International Olive Oil Council (IOC) wants to show that scientific evidence illustrate that when the appropriate agricultural practices are applied, the carbon sink of olive trees through the biomass and soil is much greater than the greenhouse gas emissions for one production unit.
Based on Environmental Product Declarations for olive oil, on average 1.5 kg of CO2 is emitted into the atmosphere for the production of one litre of extra virgin olive oil.
IOC incorporated mathematical calculations in an online application that estimates the emissions and sink effects of olive farming. Through these calculations it has been found that for every litre of olive oil produced in a mature semi-intensive orchard with average crop yields, the orchard has the potential to absorb 10 kg of CO2 in the soil.

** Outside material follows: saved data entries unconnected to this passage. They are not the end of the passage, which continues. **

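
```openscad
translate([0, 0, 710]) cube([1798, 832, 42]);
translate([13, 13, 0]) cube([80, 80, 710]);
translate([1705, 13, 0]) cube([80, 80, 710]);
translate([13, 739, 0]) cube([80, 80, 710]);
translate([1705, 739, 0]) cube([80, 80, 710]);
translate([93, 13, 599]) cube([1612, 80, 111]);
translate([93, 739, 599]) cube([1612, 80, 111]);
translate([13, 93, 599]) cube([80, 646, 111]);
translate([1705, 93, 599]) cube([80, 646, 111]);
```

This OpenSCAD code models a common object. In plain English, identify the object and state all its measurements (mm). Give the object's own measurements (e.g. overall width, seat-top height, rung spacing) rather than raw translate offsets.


A table: top 1798 mm (x) × 832 mm (y), 42 mm thick, upper face at z = 752 mm, on four 80×80 mm square legs, each inset 13 mm from the nearest pair of top edges from z = 0 to the bottom of the top. Four apron rails, 80 mm thick and 111 mm tall, run between adjacent legs with their top edges flush with the underside of the top and their outer faces flush with the legs' outer faces.


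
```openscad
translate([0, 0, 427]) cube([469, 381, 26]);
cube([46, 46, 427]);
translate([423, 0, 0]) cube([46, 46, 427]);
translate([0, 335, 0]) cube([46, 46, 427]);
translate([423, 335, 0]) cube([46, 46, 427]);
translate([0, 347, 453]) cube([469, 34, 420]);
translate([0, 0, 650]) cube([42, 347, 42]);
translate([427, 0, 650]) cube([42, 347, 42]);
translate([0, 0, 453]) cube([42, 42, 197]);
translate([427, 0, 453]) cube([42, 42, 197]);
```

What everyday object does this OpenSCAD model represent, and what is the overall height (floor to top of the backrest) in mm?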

It can therefore be stated that for 1lt of olive oil, the olive orchard absorbs 10 kg of CO2 in the soil, and therefore olive oil farming contributes to fight global warming by absorbing more atmospheric CO2 than it produces. This application, is available to anyone to calculate their carbon balance, and can be accessed on the IOC website: http://carbonbalance.internationaloliveoil.org
The working group set up by the IOC to develop this application studied and developed generic examples of how the incorporation of the agricultural carbon balance affects the carbon balance of producing 1L of oil.